ただ、あの3人の中で、一番油断がならないのはロナルドではないかと言う気がしてきた。

ジュードを今回伴ってきたのも、何やらウルハラ内での政治的な采配があるような気がする。


「……ダニエル」

「畏まりました。早急に情報を集めてまいります。……ドガー、カイル様の朝食の世話を頼みます」

「承りました」


あの3人についての情報が欲しくてダニエルに小声で呼びかければ、彼は朝食の給仕をドガーに託して、気配を消した。


「……まったく、アレが本当にウルハラの外交担当になるのかと考えると、今から頭が痛いですよ」


それまで黙って俺たちのやり取りを見ていたキャンデロロ子爵が肩をすくめてそう言い、まだ食堂の扉付近に居た俺たちをテーブルまで案内してくれた。

テーブルには、ポッチャリとした成人男性と、リリスと同じ歳くらいの女の子がいて、椅子から立ち上がって俺たちを待ってくれていた。


「皇子、紹介させて頂きます。長男のヘルベルトとは会ったことがございますよね? ……これは我が家の次女のジュリアです」

「お久しぶりです、カイル皇子。この度は、療養で此方を訪れたと聞いております。何もない領地ですが、温泉だけは誇れる質を持っておりますので、ごゆるりとお過ごし下さい」

「はじめてお目にかかります、カイル様。ジュリアと申します。以後、お見知り置きを…」

「皆様も、我が家の子供達をよろしくお願いします」


ぽちゃぽちゃとしたキャンデロロ一家はこうやって並ぶと、人当たりの良さそうな笑顔をしていることもあって、癒し効果が凄い。
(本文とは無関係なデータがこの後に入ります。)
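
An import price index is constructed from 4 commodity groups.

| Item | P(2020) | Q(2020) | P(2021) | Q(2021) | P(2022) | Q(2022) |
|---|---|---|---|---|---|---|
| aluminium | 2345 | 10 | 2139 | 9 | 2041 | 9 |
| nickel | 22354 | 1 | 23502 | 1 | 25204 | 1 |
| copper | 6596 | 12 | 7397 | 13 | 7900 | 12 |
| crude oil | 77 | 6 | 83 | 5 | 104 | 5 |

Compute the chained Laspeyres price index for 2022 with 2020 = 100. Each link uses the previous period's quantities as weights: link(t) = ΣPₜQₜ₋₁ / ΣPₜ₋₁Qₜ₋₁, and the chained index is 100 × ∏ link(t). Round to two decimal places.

Link 2020→2021:
ΣP(2021)Q(2020) = 2139×10 + 23502×1 + 7397×12 + 83×6 = 21390 + 23502 + 88764 + 498 = 134154
ΣP(2020)Q(2020) = 2345×10 + 22354×1 + 6596×12 + 77×6 = 23450 + 22354 + 79152 + 462 = 125418
link = 134154/125418 = 1.069655
Link 2021→2022:
ΣP(2022)Q(2021) = 2041×9 + 25204×1 + 7900×13 + 104×5 = 18369 + 25204 + 102700 + 520 = 146793
ΣP(2021)Q(2021) = 2139×9 + 23502×1 + 7397×13 + 83×5 = 19251 + 23502 + 96161 + 415 = 139329
link = 146793/139329 = 1.053571
Chained index = 100 × 1.069655 × 1.053571 = 112.6958

112.70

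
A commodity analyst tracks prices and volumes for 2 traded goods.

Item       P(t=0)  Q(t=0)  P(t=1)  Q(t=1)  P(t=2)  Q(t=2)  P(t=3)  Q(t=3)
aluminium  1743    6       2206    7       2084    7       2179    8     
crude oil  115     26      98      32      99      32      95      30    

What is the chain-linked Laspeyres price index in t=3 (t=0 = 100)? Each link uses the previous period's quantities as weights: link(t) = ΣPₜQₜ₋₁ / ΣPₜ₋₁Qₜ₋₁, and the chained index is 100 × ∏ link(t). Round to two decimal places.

115.57

Link t=0→t=1:
ΣP(t=1)Q(t=0) = 2206×6 + 98×26 = 13236 + 2548 = 15784
ΣP(t=0)Q(t=0) = 1743×6 + 115×26 = 10458 + 2990 = 13448
link = 15784/13448 = 1.173706
Link t=1→t=2:
ΣP(t=2)Q(t=1) = 2084×7 + 99×32 = 14588 + 3168 = 17756
ΣP(t=1)Q(t=1) = 2206×7 + 98×32 = 15442 + 3136 = 18578
link = 17756/18578 = 0.955754
Link t=2→t=3:
ΣP(t=3)Q(t=2) = 2179×7 + 95×32 = 15253 + 3040 = 18293
ΣP(t=2)Q(t=2) = 2084×7 + 99×32 = 14588 + 3168 = 17756
link = 18293/17756 = 1.030243
Chained index = 100 × 1.173706 × 0.955754 × 1.030243 = 115.5701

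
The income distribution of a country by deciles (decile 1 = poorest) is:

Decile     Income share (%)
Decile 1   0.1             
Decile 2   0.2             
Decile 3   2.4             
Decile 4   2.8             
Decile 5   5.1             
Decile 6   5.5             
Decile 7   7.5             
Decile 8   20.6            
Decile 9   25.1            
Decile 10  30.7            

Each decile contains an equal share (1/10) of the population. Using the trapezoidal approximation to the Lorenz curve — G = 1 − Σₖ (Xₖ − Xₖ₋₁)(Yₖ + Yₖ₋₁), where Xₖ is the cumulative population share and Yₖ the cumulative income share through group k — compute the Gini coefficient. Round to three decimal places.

Cumulative income shares Yₖ: 0.0010, 0.0030, 0.0270, 0.0550, 0.1060, 0.1610, 0.2360, 0.4420, 0.6930, 1.0000
Σ (Xₖ−Xₖ₋₁)(Yₖ+Yₖ₋₁) = (1/10)(0.0010+0.0000) + (1/10)(0.0030+0.0010) + (1/10)(0.0270+0.0030) + (1/10)(0.0550+0.0270) + (1/10)(0.1060+0.0550) + (1/10)(0.1610+0.1060) + (1/10)(0.2360+0.1610) + (1/10)(0.4420+0.2360) + (1/10)(0.6930+0.4420) + (1/10)(1.0000+0.6930)
  = 0.0001 + 0.0004 + 0.0030 + 0.0082 + 0.0161 + 0.0267 + 0.0397 + 0.0678 + 0.1135 + 0.1693 = 0.4448
G = 1 − 0.4448 = 0.5552

0.555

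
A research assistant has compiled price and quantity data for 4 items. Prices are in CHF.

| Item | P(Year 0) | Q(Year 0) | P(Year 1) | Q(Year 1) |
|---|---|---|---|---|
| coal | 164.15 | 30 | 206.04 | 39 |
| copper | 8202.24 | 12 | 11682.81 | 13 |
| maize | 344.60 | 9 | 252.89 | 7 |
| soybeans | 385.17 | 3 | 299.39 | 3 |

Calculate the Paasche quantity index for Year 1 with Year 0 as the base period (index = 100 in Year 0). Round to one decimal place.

Paasche quantity index uses current-period prices as weights.
ΣP(Year 1)·Q(Year 1) = 206.04×39 + 11682.81×13 + 252.89×7 + 299.39×3 = 8035.56 + 151876.53 + 1770.23 + 898.17 = 162580.49
ΣP(Year 1)·Q(Year 0) = 206.04×30 + 11682.81×12 + 252.89×9 + 299.39×3 = 6181.2 + 140193.72 + 2276.01 + 898.17 = 149549.1
Index = 162580.49 / 149549.1 × 100 = 108.7138

108.7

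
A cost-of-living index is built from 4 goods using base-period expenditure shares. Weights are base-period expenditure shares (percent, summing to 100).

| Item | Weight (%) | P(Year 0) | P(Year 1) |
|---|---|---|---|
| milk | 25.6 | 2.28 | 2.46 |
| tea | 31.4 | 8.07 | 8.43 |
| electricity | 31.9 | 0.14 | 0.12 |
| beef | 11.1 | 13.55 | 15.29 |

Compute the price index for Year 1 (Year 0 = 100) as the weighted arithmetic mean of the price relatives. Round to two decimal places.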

なんだか、この一家からマイナスイオンが放出されているのではないかと思える程なのだ。


そんなキャンデロロ一家の挨拶を受けて俺たちも軽く挨拶を返した後は、漸くテーブルについて朝食をいただくこととなった。


既に朝食を食べ始めている二人の様子を見ると、キャンデロロ伯爵領の朝食は、イングリッシュ・ブレックファーストとでも言う様なプレート料理だった。

彼らの目の前に置かれた皿には、シリアルに卵料理、ベーコン、ソーセージ、ハッシュドポテト、マッシュルーム、ベイクドビーンズ、焼きトマト、トーストなどが多量に盛り付けられており、飲み物としてフルーツジュースが置かれている。

この領地の平均的な朝食がコレだとするならば、キャンデロロ一家がふくよかなのもとても納得だ。

だが、俺は朝からこんなに食べられないぞ?

そう思って、ルイスやアンジェリカの様子をそっと伺ってみれば、彼らも顔を引きつらせていた。


「キャンデロロの領地では、朝からしっかりと食べるのが基本なのですが、他所からいらしたお客様には少々お辛い様なので、好みに合うよう色々準備していますので心配は要りませんよ」


そんな俺たちに気付いたのか、子爵がにこやかにそう言って他のメニューを教えてくれた。その中には、普段学園の朝食で食べている様なものから、オニギリやお粥といったものまで、バラエティーに富んだ内容になっている。


朝からどんな苦行だよって思ってたけど、問題なく美味い朝食を食べることが出来そうでホッとしたよ。

今回の登場人物がこれで全部出揃った、はず……。